"Enron: The Smartest Guys in the Room" directed by Alex Gibney takes a moment to explain in vivid detail about the rise and the fall of that giant of giants, Enron. Based on the book by Bethany McLean and Peter Elkin, this documentary holds the viewer glued to the seat because one cannot believe, for a moment, what one is watching on the screen.
The great debacle of the beginning of the century was the Enron downfall. At the same time, it is a cautionary tale for a lot of people about the way some unscrupulous manipulators can wreck havoc in the lives of the people that give their lives working for a any corporation. The Enron workers paid the ultimate price because a few people at the top had an unstoppable greed.
Mr. Gibney is smart in presenting the facts without taking sides. The director is not making a moral judgment at all, he is just letting us absorb how Enron operated and how it was able to pull the wool over everyone's eyes in believing this was the greatest company in the world.
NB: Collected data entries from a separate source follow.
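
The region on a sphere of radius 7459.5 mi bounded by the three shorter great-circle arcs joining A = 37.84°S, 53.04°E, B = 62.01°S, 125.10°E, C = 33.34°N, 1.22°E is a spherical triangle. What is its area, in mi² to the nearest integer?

7006785 mi²

Side lengths (central angles): a = 2.3516, b = 1.5001, c = 0.8555 rad; semiperimeter s = 2.3536.
By l'Huilier's theorem, tan(E/4) = √[tan(s/2) tan((s−a)/2) tan((s−b)/2) tan((s−c)/2)], giving spherical excess E = 0.1259 rad.
Area = E·R² = 0.1259 × (7459.5)² ≈ 7006785 mi².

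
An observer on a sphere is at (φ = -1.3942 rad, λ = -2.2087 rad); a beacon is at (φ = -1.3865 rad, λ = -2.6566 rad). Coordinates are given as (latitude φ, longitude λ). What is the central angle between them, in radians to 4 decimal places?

0.0801 rad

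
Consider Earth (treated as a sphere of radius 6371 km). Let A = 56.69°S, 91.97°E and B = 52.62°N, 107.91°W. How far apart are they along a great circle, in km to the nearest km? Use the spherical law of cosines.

18664 km

With latitudes φ₁ = -56.690°, φ₂ = 52.620° and longitude difference Δλ = 160.120°:
cos c = sin φ₁ sin φ₂ + cos φ₁ cos φ₂ cos Δλ = (-0.8357)(0.7946) + (0.5492)(0.6071)(-0.9404) = -0.97761,
so c = arccos(-0.97761) = 2.92958 rad.
Distance = R·c = 6371 × 2.9296 ≈ 18664 km.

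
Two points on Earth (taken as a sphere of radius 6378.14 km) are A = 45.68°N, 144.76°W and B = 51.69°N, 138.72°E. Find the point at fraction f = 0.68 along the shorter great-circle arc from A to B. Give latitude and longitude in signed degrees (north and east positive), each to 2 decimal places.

The central angle between A and B is δ = 0.8468 rad.
With f = 0.68, the slerp weights are sin((1−f)δ)/sin δ = 0.3573 and sin(fδ)/sin δ = 0.7268.
Weighted sum of the unit vectors: (0.3573)·(-0.5706,-0.4031,0.7154) + (0.7268)·(-0.4659,0.4090,0.7847) = (-0.5425, 0.1532, 0.8260).
Converting back: φ = atan2(z, √(x²+y²)) = 55.69°, λ = atan2(y, x) = 164.23°.

55.69°, 164.23°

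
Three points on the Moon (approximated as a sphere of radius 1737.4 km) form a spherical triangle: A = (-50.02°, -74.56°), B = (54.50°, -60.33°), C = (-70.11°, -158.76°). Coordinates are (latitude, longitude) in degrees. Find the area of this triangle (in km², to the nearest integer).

Side lengths (central angles): a = 2.4890, b = 0.7338, c = 1.8361 rad; semiperimeter s = 2.5294.
By l'Huilier's theorem, tan(E/4) = √[tan(s/2) tan((s−a)/2) tan((s−b)/2) tan((s−c)/2)], giving spherical excess E = 0.6746 rad.
Area = E·R² = 0.6746 × (1737.4)² ≈ 2036211 km².

2036211 km²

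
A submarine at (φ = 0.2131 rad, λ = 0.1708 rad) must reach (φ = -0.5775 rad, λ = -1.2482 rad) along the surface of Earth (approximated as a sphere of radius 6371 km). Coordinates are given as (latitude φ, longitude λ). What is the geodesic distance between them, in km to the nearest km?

Let φ₁ = 0.2131 rad, φ₂ = -0.5775 rad, and Δλ = -1.4190 rad.
cos c = sin φ₁ sin φ₂ + cos φ₁ cos φ₂ cos Δλ = (0.2115)(-0.5459) + (0.9774)(0.8378)(0.1512) = 0.00837,
so c = arccos(0.00837) = 1.56243 rad.
Distance = R·c = 6371 × 1.5624 ≈ 9954 km.

9954 km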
Not only did Enron go down, but it took the Arthur Anderson accounting firm as well. There are thousands of people that are victims of this reckless disregard for the people under these scheming executives, who thought of nothing, but themselves. It's ironic that Jeff Skilling is paying more than twenty million dollars for his own defense, and who knows how much more will Kenneth Lay and Andy Fastow pay to star lawyers in their legal processes.
Ultimately, the real winner seems to be the oriental executive, whose name I don't recall, with an appetite for strippers who ended up being the biggest landowner in Colorado and now is living happily ever after in Hawaii. Compare that picture with the people the Enron workers who lost it all and must now make ends meet with little.
The Enron tragedy should be taught at Harvard as Greed 101, or how to get away with murder in America.